Je me souviens j’allais à l’école à pied, il y avait 4 kilomètres à faire. Quand je revenais, je m’arrêtais chez ma tante qui me préparait toujours un petit goûter. Des jeunes voisins où en hiver on allait, ils habitaient en haut d’une pente et on faisait de la luge. Comme il y avait une fontaine à côté, on mettait de l’eau sur la route, comme ça on avait de la glace. Ce qui fait que les camions n’arrivaient pas à monter… ça créait de sacrés problèmes.
Je me souviens, il y a une image qui me reste, c’est les canons qui étaient pointes sur les maisons. C’étaient les allemands qui pointaient les canons sur les maisons. Ils n’ont pas tiré d’ailleurs.
Je suis venu en France, j’avais 9 ans. J’ai commencé à l’école avec des minimes. J’avais 9 ans moi, j’étais avec des gamins de 5 ans parce que je ne parlais pas. Évidemment, je ne parlais pas français! Par contre les maths, des choses comme ça, je connaissais, alors j’étais le champion de la classe. Et en fait, j’ai sauté pas mal de classes et je suis arrivé au certificat d’études à 14 ans, comme prévu. Et j’étais bien classé au certificat d’études, enfin je m’étais bien débrouillé. Et puis j’ai bien appris le français, parce que j’ai beaucoup lu.
Je me souviens que mon père m’avait payé une vespa d’occasion. J’avais percé le tuyau d’échappement pour faire plus de bruit, quand je passais dans le village j effrayais toutes les poules avec le bruit que ça faisait. Puis je lui piquais de l’essence dans la voiture, avec un tuyau, pour mettre dans la vespa. J’ai acheté peu d’essence pour la vespa, j’ai roulé toujours aux frais du père.

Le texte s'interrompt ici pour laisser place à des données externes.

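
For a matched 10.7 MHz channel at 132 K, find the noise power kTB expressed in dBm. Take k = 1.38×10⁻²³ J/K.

−107.1 dBm

P_n = kTB = 1.38×10⁻²³ × 132 × 1.07×10⁷ = 1.95×10⁻¹⁴ W
In dBm: 10 log₁₀(1.95×10⁻¹⁴ / 10⁻³) = −107.1 dBm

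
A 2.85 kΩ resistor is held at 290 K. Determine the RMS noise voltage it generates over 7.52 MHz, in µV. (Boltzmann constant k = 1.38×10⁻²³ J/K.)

V_n = √(4kTRB)
4kTRB = 4 × 1.38×10⁻²³ × 290 × 2.85×10³ × 7.52×10⁶ = 3.43×10⁻¹⁰ V²
V_n = √(3.43×10⁻¹⁰) = 1.85×10⁻⁵ V = 18.5 µV

18.5 µV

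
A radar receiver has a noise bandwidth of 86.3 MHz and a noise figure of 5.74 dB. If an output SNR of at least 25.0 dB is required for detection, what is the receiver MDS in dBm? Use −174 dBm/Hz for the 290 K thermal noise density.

Sensitivity = −174 + 10 log₁₀(B) + NF + SNR_min
= −174 + 79.36 + 5.74 + 25.0
= −63.90 dBm → −63.9 dBm

−63.9 dBm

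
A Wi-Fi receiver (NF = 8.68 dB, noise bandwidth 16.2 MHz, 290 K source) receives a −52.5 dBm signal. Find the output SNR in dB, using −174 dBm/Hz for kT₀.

40.7 dB

Noise floor: N = −174 + 10 log₁₀(B) + NF
10 log₁₀(1.62×10⁷) = 72.1 dB
N = −174 + 72.1 + 8.68 = −93.22 dBm
SNR = P_sig − N = −52.5 − (−93.22) = 40.72 dB → 40.7 dB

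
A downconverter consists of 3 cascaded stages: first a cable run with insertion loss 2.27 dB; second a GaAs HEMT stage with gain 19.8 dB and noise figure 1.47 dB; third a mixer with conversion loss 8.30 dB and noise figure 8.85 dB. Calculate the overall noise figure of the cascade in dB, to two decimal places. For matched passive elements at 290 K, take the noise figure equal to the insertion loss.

Convert to linear (a loss of L dB is a gain of −L dB): F_i = 10^(NF_i/10), G_i = 10^(G_i,dB/10)
  Stage 1: F_1 = 10^(2.27/10) = 1.687, G_1 = 10^(−2.27/10) = 0.5929
  Stage 2: F_2 = 10^(1.47/10) = 1.403, G_2 = 10^(19.8/10) = 95.50
  Stage 3: F_3 = 10^(8.85/10) = 7.674, G_3 = 10^(−8.30/10) = 0.1479
Friis cascade:
  F = 1.687 + (1.403 − 1)/0.5929 + (7.674 − 1)/56.62 = 2.484
NF = 10 log₁₀(2.484) = 3.95 dB

3.95 dB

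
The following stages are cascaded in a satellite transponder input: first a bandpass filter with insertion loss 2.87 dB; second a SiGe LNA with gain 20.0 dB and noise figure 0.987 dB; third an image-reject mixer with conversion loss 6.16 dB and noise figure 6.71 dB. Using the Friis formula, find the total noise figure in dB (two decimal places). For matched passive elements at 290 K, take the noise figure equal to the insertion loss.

Convert to linear (a loss of L dB is a gain of −L dB): F_i = 10^(NF_i/10), G_i = 10^(G_i,dB/10)
  Stage 1: F_1 = 10^(2.87/10) = 1.936, G_1 = 10^(−2.87/10) = 0.5164
  Stage 2: F_2 = 10^(0.987/10) = 1.255, G_2 = 10^(20.0/10) = 100.0
  Stage 3: F_3 = 10^(6.71/10) = 4.688, G_3 = 10^(−6.16/10) = 0.2421
Friis cascade:
  F = 1.936 + (1.255 − 1)/0.5164 + (4.688 − 1)/51.64 = 2.502
NF = 10 log₁₀(2.502) = 3.98 dB

3.98 dB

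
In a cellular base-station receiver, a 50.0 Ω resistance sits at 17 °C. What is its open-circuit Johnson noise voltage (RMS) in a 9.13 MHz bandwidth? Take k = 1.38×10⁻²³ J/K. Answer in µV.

2.70 µV

T = 17 °C + 273.15 = 290.15 K
V_n = √(4kTRB)
4kTRB = 4 × 1.38×10⁻²³ × 290.15 × 5.00×10¹ × 9.13×10⁶ = 7.31×10⁻¹² V²
V_n = √(7.31×10⁻¹²) = 2.70×10⁻⁶ V = 2.70 µV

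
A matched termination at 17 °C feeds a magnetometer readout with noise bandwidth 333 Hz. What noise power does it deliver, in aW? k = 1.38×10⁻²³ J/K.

T = 17 °C + 273.15 = 290.15 K
P_n = kTB = 1.38×10⁻²³ × 290.15 × 3.33×10² = 1.33×10⁻¹⁸ W = 1.33 aW

1.33 aW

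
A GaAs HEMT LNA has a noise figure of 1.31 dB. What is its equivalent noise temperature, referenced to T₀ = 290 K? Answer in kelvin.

F = 10^(1.31/10) = 1.35207
T_e = (F − 1)·T₀ = (1.35207 − 1) × 290 = 102 K

102 K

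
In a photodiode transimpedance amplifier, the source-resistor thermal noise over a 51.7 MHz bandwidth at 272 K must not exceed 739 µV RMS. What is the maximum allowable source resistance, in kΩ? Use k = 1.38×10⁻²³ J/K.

Johnson–Nyquist: V_n = √(4kTRB) ⇒ R = V_n² / (4kTB)
4kTB = 4 × 1.38×10⁻²³ × 272 × 5.17×10⁷ = 7.76×10⁻¹³
R = (7.39×10⁻⁴)² / 7.76×10⁻¹³ = 7.04×10⁵ Ω = 704 kΩ

704 kΩ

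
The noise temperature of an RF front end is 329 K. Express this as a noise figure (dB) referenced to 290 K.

3.29 dB

F = 1 + T_e/T₀ = 1 + 329/290 = 2.13448
NF = 10 log₁₀(2.13448) = 3.29 dB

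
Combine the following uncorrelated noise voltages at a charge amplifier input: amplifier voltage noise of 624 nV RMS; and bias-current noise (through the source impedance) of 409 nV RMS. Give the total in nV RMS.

746 nV

Uncorrelated sources add in power (mean-square): V_tot = √(ΣV_i²)
V_tot = √[(6.24×10⁻⁷)² + (4.09×10⁻⁷)²] = 7.46×10⁻⁷ V = 746 nV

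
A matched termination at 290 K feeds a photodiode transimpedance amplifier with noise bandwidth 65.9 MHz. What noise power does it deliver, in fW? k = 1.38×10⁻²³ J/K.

P_n = kTB = 1.38×10⁻²³ × 290 × 6.59×10⁷ = 2.64×10⁻¹³ W = 264 fW

264 fW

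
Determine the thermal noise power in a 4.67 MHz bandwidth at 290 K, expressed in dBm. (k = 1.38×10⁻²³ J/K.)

P_n = kTB = 1.38×10⁻²³ × 290 × 4.67×10⁶ = 1.87×10⁻¹⁴ W
In dBm: 10 log₁₀(1.87×10⁻¹⁴ / 10⁻³) = −107.3 dBm

−107.3 dBm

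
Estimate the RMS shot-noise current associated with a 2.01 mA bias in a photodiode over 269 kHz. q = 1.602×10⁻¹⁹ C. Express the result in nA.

13.2 nA

I_n = √(2qI·B)
2qI·B = 2 × 1.602×10⁻¹⁹ × 2.01×10⁻³ × 2.69×10⁵ = 1.73×10⁻¹⁶ A²
I_n = √(1.73×10⁻¹⁶) = 1.32×10⁻⁸ A = 13.2 nA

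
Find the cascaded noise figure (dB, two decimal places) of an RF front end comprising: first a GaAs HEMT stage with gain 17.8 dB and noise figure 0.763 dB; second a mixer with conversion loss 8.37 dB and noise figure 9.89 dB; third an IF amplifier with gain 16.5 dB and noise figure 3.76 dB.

1.74 dB

Convert to linear (a loss of L dB is a gain of −L dB): F_i = 10^(NF_i/10), G_i = 10^(G_i,dB/10)
  Stage 1: F_1 = 10^(0.763/10) = 1.192, G_1 = 10^(17.8/10) = 60.26
  Stage 2: F_2 = 10^(9.89/10) = 9.750, G_2 = 10^(−8.37/10) = 0.1455
  Stage 3: F_3 = 10^(3.76/10) = 2.377, G_3 = 10^(16.5/10) = 44.67
Friis cascade:
  F = 1.192 + (9.750 − 1)/60.26 + (2.377 − 1)/8.770 = 1.494
NF = 10 log₁₀(1.494) = 1.74 dB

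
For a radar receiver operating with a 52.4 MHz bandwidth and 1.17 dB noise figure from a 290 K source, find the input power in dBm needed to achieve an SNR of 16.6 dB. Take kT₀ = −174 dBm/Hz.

Sensitivity = −174 + 10 log₁₀(B) + NF + SNR_min
= −174 + 77.19 + 1.17 + 16.6
= −79.04 dBm → −79.0 dBm

−79.0 dBm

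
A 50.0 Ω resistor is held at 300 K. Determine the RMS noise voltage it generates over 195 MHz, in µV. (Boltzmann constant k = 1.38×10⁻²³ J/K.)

V_n = √(4kTRB)
4kTRB = 4 × 1.38×10⁻²³ × 300 × 5.00×10¹ × 1.95×10⁸ = 1.61×10⁻¹⁰ V²
V_n = √(1.61×10⁻¹⁰) = 1.27×10⁻⁵ V = 12.7 µV

12.7 µV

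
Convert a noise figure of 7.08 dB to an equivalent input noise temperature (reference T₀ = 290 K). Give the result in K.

1190 K

F = 10^(7.08/10) = 5.10505
T_e = (F − 1)·T₀ = (5.10505 − 1) × 290 = 1190 K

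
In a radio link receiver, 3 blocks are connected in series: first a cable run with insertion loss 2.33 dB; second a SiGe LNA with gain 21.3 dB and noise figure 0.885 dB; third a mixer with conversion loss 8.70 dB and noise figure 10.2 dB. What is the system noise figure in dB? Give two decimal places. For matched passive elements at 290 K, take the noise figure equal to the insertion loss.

Convert to linear (a loss of L dB is a gain of −L dB): F_i = 10^(NF_i/10), G_i = 10^(G_i,dB/10)
  Stage 1: F_1 = 10^(2.33/10) = 1.710, G_1 = 10^(−2.33/10) = 0.5848
  Stage 2: F_2 = 10^(0.885/10) = 1.226, G_2 = 10^(21.3/10) = 134.9
  Stage 3: F_3 = 10^(10.2/10) = 10.47, G_3 = 10^(−8.70/10) = 0.1349
Friis cascade:
  F = 1.710 + (1.226 − 1)/0.5848 + (10.47 − 1)/78.89 = 2.217
NF = 10 log₁₀(2.217) = 3.46 dB

3.46 dB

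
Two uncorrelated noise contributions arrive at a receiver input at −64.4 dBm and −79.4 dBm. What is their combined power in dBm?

Convert to linear, add, convert back:
P₁ = 3.63×10⁻¹⁰ W, P₂ = 1.15×10⁻¹¹ W
P_tot = 3.75×10⁻¹⁰ W → 10 log₁₀(P_tot / 10⁻³) = −64.3 dBm

−64.3 dBm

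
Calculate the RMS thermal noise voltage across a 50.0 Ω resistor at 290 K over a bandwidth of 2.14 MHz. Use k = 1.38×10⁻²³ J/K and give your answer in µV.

V_n = √(4kTRB)
4kTRB = 4 × 1.38×10⁻²³ × 290 × 5.00×10¹ × 2.14×10⁶ = 1.71×10⁻¹² V²
V_n = √(1.71×10⁻¹²) = 1.31×10⁻⁶ V = 1.31 µV

1.31 µV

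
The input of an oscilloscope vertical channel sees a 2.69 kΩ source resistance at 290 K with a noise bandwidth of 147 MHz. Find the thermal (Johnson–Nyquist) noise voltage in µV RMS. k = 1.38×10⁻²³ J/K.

V_n = √(4kTRB)
4kTRB = 4 × 1.38×10⁻²³ × 290 × 2.69×10³ × 1.47×10⁸ = 6.33×10⁻⁹ V²
V_n = √(6.33×10⁻⁹) = 7.96×10⁻⁵ V = 79.6 µV

79.6 µV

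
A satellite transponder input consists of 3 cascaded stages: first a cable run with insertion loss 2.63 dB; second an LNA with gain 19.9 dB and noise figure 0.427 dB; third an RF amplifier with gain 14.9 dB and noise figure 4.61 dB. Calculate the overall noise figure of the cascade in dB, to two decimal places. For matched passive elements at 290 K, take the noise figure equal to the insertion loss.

3.13 dB

Convert to linear (a loss of L dB is a gain of −L dB): F_i = 10^(NF_i/10), G_i = 10^(G_i,dB/10)
  Stage 1: F_1 = 10^(2.63/10) = 1.832, G_1 = 10^(−2.63/10) = 0.5458
  Stage 2: F_2 = 10^(0.427/10) = 1.103, G_2 = 10^(19.9/10) = 97.72
  Stage 3: F_3 = 10^(4.61/10) = 2.891, G_3 = 10^(14.9/10) = 30.90
Friis cascade:
  F = 1.832 + (1.103 − 1)/0.5458 + (2.891 − 1)/53.33 = 2.057
NF = 10 log₁₀(2.057) = 3.13 dB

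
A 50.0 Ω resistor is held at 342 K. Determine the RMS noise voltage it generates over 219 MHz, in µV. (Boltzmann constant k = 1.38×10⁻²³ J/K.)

V_n = √(4kTRB)
4kTRB = 4 × 1.38×10⁻²³ × 342 × 5.00×10¹ × 2.19×10⁸ = 2.07×10⁻¹⁰ V²
V_n = √(2.07×10⁻¹⁰) = 1.44×10⁻⁵ V = 14.4 µV

14.4 µV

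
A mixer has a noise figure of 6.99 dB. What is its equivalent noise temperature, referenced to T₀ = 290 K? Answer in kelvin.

1160 K

F = 10^(6.99/10) = 5.00035
T_e = (F − 1)·T₀ = (5.00035 − 1) × 290 = 1160 K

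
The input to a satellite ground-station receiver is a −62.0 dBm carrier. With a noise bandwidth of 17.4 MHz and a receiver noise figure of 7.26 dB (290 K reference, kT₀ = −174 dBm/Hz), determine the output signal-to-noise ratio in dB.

32.3 dB

Noise floor: N = −174 + 10 log₁₀(B) + NF
10 log₁₀(1.74×10⁷) = 72.41 dB
N = −174 + 72.41 + 7.26 = −94.33 dBm
SNR = P_sig − N = −62.0 − (−94.33) = 32.33 dB → 32.3 dB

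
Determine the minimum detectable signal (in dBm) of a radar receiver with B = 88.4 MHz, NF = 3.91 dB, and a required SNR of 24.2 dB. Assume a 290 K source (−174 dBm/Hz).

−66.4 dBm

Sensitivity = −174 + 10 log₁₀(B) + NF + SNR_min
= −174 + 79.46 + 3.91 + 24.2
= −66.43 dBm → −66.4 dBm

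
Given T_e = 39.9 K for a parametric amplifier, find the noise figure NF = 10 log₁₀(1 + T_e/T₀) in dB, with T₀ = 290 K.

0.560 dB

F = 1 + T_e/T₀ = 1 + 39.9/290 = 1.13759
NF = 10 log₁₀(1.13759) = 0.560 dB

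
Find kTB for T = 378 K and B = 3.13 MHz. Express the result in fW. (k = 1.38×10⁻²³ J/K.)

P_n = kTB = 1.38×10⁻²³ × 378 × 3.13×10⁶ = 1.63×10⁻¹⁴ W = 16.3 fW

16.3 fW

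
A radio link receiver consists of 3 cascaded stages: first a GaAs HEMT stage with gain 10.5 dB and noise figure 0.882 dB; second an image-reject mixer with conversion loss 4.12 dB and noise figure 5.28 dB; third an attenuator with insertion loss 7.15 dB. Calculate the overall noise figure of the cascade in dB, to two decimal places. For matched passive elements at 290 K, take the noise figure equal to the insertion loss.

Convert to linear (a loss of L dB is a gain of −L dB): F_i = 10^(NF_i/10), G_i = 10^(G_i,dB/10)
  Stage 1: F_1 = 10^(0.882/10) = 1.225, G_1 = 10^(10.5/10) = 11.22
  Stage 2: F_2 = 10^(5.28/10) = 3.373, G_2 = 10^(−4.12/10) = 0.3873
  Stage 3: F_3 = 10^(7.15/10) = 5.188, G_3 = 10^(−7.15/10) = 0.1928
Friis cascade:
  F = 1.225 + (3.373 − 1)/11.22 + (5.188 − 1)/4.345 = 2.401
NF = 10 log₁₀(2.401) = 3.80 dB

3.80 dB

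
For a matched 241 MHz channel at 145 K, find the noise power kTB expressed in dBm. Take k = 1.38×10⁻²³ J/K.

−93.2 dBm

P_n = kTB = 1.38×10⁻²³ × 145 × 2.41×10⁸ = 4.82×10⁻¹³ W
In dBm: 10 log₁₀(4.82×10⁻¹³ / 10⁻³) = −93.2 dBm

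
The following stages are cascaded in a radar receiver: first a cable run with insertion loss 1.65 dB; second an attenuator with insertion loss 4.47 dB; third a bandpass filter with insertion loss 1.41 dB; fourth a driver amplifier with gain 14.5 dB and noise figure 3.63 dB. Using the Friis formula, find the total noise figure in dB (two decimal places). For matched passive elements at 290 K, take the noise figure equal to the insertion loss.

Convert to linear (a loss of L dB is a gain of −L dB): F_i = 10^(NF_i/10), G_i = 10^(G_i,dB/10)
  Stage 1: F_1 = 10^(1.65/10) = 1.462, G_1 = 10^(−1.65/10) = 0.6839
  Stage 2: F_2 = 10^(4.47/10) = 2.799, G_2 = 10^(−4.47/10) = 0.3573
  Stage 3: F_3 = 10^(1.41/10) = 1.384, G_3 = 10^(−1.41/10) = 0.7228
  Stage 4: F_4 = 10^(3.63/10) = 2.307, G_4 = 10^(14.5/10) = 28.18
Friis cascade:
  F = 1.462 + (2.799 − 1)/0.6839 + (1.384 − 1)/0.2443 + (2.307 − 1)/0.1766 = 13.06
NF = 10 log₁₀(13.06) = 11.16 dB

11.16 dB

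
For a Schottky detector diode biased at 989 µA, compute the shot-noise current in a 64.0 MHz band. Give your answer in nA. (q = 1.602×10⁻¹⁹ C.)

I_n = √(2qI·B)
2qI·B = 2 × 1.602×10⁻¹⁹ × 9.89×10⁻⁴ × 6.40×10⁷ = 2.03×10⁻¹⁴ A²
I_n = √(2.03×10⁻¹⁴) = 1.42×10⁻⁷ A = 142 nA

142 nA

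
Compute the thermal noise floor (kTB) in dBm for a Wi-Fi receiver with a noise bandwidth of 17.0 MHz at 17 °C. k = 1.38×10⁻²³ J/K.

T = 17 °C + 273.15 = 290.15 K
P_n = kTB = 1.38×10⁻²³ × 290.15 × 1.70×10⁷ = 6.81×10⁻¹⁴ W
In dBm: 10 log₁₀(6.81×10⁻¹⁴ / 10⁻³) = −101.7 dBm

−101.7 dBm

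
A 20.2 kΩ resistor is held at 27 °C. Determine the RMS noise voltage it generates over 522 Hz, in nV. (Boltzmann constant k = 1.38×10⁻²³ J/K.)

T = 27 °C + 273.15 = 300.15 K
V_n = √(4kTRB)
4kTRB = 4 × 1.38×10⁻²³ × 300.15 × 2.02×10⁴ × 5.22×10² = 1.75×10⁻¹³ V²
V_n = √(1.75×10⁻¹³) = 4.18×10⁻⁷ V = 418 nV

418 nV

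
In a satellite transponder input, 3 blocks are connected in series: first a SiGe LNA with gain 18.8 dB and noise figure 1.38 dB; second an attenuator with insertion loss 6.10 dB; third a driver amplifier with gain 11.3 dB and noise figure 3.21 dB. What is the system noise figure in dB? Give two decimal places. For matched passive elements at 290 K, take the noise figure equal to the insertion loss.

1.68 dB

Convert to linear (a loss of L dB is a gain of −L dB): F_i = 10^(NF_i/10), G_i = 10^(G_i,dB/10)
  Stage 1: F_1 = 10^(1.38/10) = 1.374, G_1 = 10^(18.8/10) = 75.86
  Stage 2: F_2 = 10^(6.10/10) = 4.074, G_2 = 10^(−6.10/10) = 0.2455
  Stage 3: F_3 = 10^(3.21/10) = 2.094, G_3 = 10^(11.3/10) = 13.49
Friis cascade:
  F = 1.374 + (4.074 − 1)/75.86 + (2.094 − 1)/18.62 = 1.473
NF = 10 log₁₀(1.473) = 1.68 dB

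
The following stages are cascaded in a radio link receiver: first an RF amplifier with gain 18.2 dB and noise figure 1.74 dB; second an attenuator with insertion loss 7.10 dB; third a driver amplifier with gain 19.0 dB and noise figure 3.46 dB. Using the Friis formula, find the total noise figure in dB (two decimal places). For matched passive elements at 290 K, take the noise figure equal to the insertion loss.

Convert to linear (a loss of L dB is a gain of −L dB): F_i = 10^(NF_i/10), G_i = 10^(G_i,dB/10)
  Stage 1: F_1 = 10^(1.74/10) = 1.493, G_1 = 10^(18.2/10) = 66.07
  Stage 2: F_2 = 10^(7.10/10) = 5.129, G_2 = 10^(−7.10/10) = 0.1950
  Stage 3: F_3 = 10^(3.46/10) = 2.218, G_3 = 10^(19.0/10) = 79.43
Friis cascade:
  F = 1.493 + (5.129 − 1)/66.07 + (2.218 − 1)/12.88 = 1.650
NF = 10 log₁₀(1.650) = 2.17 dB

2.17 dB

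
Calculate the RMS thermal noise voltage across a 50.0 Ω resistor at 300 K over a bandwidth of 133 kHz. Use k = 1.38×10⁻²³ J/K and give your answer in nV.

332 nV

V_n = √(4kTRB)
4kTRB = 4 × 1.38×10⁻²³ × 300 × 5.00×10¹ × 1.33×10⁵ = 1.10×10⁻¹³ V²
V_n = √(1.10×10⁻¹³) = 3.32×10⁻⁷ V = 332 nV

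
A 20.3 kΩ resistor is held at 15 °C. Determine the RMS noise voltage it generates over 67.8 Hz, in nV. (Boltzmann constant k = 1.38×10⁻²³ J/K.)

148 nV

T = 15 °C + 273.15 = 288.15 K
V_n = √(4kTRB)
4kTRB = 4 × 1.38×10⁻²³ × 288.15 × 2.03×10⁴ × 6.78×10¹ = 2.19×10⁻¹⁴ V²
V_n = √(2.19×10⁻¹⁴) = 1.48×10⁻⁷ V = 148 nV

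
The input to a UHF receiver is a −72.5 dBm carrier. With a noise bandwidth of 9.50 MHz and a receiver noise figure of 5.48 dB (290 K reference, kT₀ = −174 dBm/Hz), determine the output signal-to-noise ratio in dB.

Noise floor: N = −174 + 10 log₁₀(B) + NF
10 log₁₀(9.50×10⁶) = 69.78 dB
N = −174 + 69.78 + 5.48 = −98.74 dBm
SNR = P_sig − N = −72.5 − (−98.74) = 26.24 dB → 26.2 dB

26.2 dB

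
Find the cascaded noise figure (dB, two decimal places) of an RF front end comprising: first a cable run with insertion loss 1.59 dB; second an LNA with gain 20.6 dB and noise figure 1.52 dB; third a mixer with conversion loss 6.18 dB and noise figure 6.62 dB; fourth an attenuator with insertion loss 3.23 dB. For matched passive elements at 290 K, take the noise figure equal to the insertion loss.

3.32 dB

Convert to linear (a loss of L dB is a gain of −L dB): F_i = 10^(NF_i/10), G_i = 10^(G_i,dB/10)
  Stage 1: F_1 = 10^(1.59/10) = 1.442, G_1 = 10^(−1.59/10) = 0.6934
  Stage 2: F_2 = 10^(1.52/10) = 1.419, G_2 = 10^(20.6/10) = 114.8
  Stage 3: F_3 = 10^(6.62/10) = 4.592, G_3 = 10^(−6.18/10) = 0.2410
  Stage 4: F_4 = 10^(3.23/10) = 2.104, G_4 = 10^(−3.23/10) = 0.4753
Friis cascade:
  F = 1.442 + (1.419 − 1)/0.6934 + (4.592 − 1)/79.62 + (2.104 − 1)/19.19 = 2.149
NF = 10 log₁₀(2.149) = 3.32 dB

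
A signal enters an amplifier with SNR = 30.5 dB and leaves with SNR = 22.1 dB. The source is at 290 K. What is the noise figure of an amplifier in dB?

NF (dB) = SNR_in(dB) − SNR_out(dB) when the source is at T₀
NF = 30.5 − 22.1 = 8.4 dB

8.4 dB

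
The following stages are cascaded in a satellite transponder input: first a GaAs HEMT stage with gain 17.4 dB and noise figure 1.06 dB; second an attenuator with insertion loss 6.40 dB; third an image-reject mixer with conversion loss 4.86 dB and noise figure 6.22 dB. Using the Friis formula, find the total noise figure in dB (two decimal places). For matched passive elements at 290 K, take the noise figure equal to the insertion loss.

2.02 dB

Convert to linear (a loss of L dB is a gain of −L dB): F_i = 10^(NF_i/10), G_i = 10^(G_i,dB/10)
  Stage 1: F_1 = 10^(1.06/10) = 1.276, G_1 = 10^(17.4/10) = 54.95
  Stage 2: F_2 = 10^(6.40/10) = 4.365, G_2 = 10^(−6.40/10) = 0.2291
  Stage 3: F_3 = 10^(6.22/10) = 4.188, G_3 = 10^(−4.86/10) = 0.3266
Friis cascade:
  F = 1.276 + (4.365 − 1)/54.95 + (4.188 − 1)/12.59 = 1.591
NF = 10 log₁₀(1.591) = 2.02 dB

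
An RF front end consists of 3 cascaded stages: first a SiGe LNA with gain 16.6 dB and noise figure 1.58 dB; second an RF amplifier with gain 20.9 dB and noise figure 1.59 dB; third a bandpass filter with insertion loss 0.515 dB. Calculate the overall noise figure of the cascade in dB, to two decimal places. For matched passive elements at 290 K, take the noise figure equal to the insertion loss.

Convert to linear (a loss of L dB is a gain of −L dB): F_i = 10^(NF_i/10), G_i = 10^(G_i,dB/10)
  Stage 1: F_1 = 10^(1.58/10) = 1.439, G_1 = 10^(16.6/10) = 45.71
  Stage 2: F_2 = 10^(1.59/10) = 1.442, G_2 = 10^(20.9/10) = 123.0
  Stage 3: F_3 = 10^(0.515/10) = 1.126, G_3 = 10^(−0.515/10) = 0.8882
Friis cascade:
  F = 1.439 + (1.442 − 1)/45.71 + (1.126 − 1)/5623 = 1.448
NF = 10 log₁₀(1.448) = 1.61 dB

1.61 dB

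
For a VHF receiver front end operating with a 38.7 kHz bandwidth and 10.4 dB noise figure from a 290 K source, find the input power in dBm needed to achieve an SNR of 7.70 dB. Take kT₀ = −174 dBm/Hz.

Sensitivity = −174 + 10 log₁₀(B) + NF + SNR_min
= −174 + 45.88 + 10.4 + 7.70
= −110.02 dBm → −110.0 dBm

−110.0 dBm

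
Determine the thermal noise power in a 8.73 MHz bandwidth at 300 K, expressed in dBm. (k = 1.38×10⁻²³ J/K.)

−104.4 dBm

P_n = kTB = 1.38×10⁻²³ × 300 × 8.73×10⁶ = 3.61×10⁻¹⁴ W
In dBm: 10 log₁₀(3.61×10⁻¹⁴ / 10⁻³) = −104.4 dBm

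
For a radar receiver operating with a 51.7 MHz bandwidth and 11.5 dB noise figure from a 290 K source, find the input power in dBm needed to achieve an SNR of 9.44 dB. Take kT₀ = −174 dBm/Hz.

Sensitivity = −174 + 10 log₁₀(B) + NF + SNR_min
= −174 + 77.13 + 11.5 + 9.44
= −75.93 dBm → −75.9 dBm

−75.9 dBm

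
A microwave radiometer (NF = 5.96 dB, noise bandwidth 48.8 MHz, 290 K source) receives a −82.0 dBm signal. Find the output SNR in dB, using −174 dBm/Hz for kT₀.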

D’autre guerre, j’ai fait l’Algérie. Comme tout le monde quoi. Comme tous les gens de mon âge. J’étais sur le barrage électrifié, c’était à 400 kilomètres d’Alger. On avait 80 kilomètres de barrage à surveiller. J’étais dans un endroit relativement calme, j’ai pas eu de problèmes. On avait même une piscine. On avait une piscine de 8 mètres par 10, mais qui était inaccessible parce qu’elle était derrière le barrage électrifié. Alors pour y aller, il fallait donner des ordres pour faire couper le courant. Alors on disait « Tu coupes le courant à 6h pile, tu le remets à 6h05 », alors il ne fallait pas qu’il se loupe le gars parce qu’autrement…
J’y étais au mois de mars, et c’était une période où les nuits sont fraiches, donc les lapins sortaient la nuit. Donc les lapins, les oreilles comme ça… le premier fil barbelé – il y avait 5000 volts dedans – hop! Par terre, terminé. Alors ça sonnait « Dring! » « Ah, va voir ce que c’est » Le matin, tu ramasses les lapins. Donc j’ai mangé plus de lapins en Algérie que de ma vie. Je suis rentré, je suis resté 2 ans sans en manger. Un collègue qui était parisien, qui était cuistot, il nous a fait 15 lapins pour 8. Fini les lapins, on pouvait plus. Alors on donnait des lapins contre les cigarettes. On allait à la compagnie « T’as des cigarettes? Tu veux un lapin? » Hop!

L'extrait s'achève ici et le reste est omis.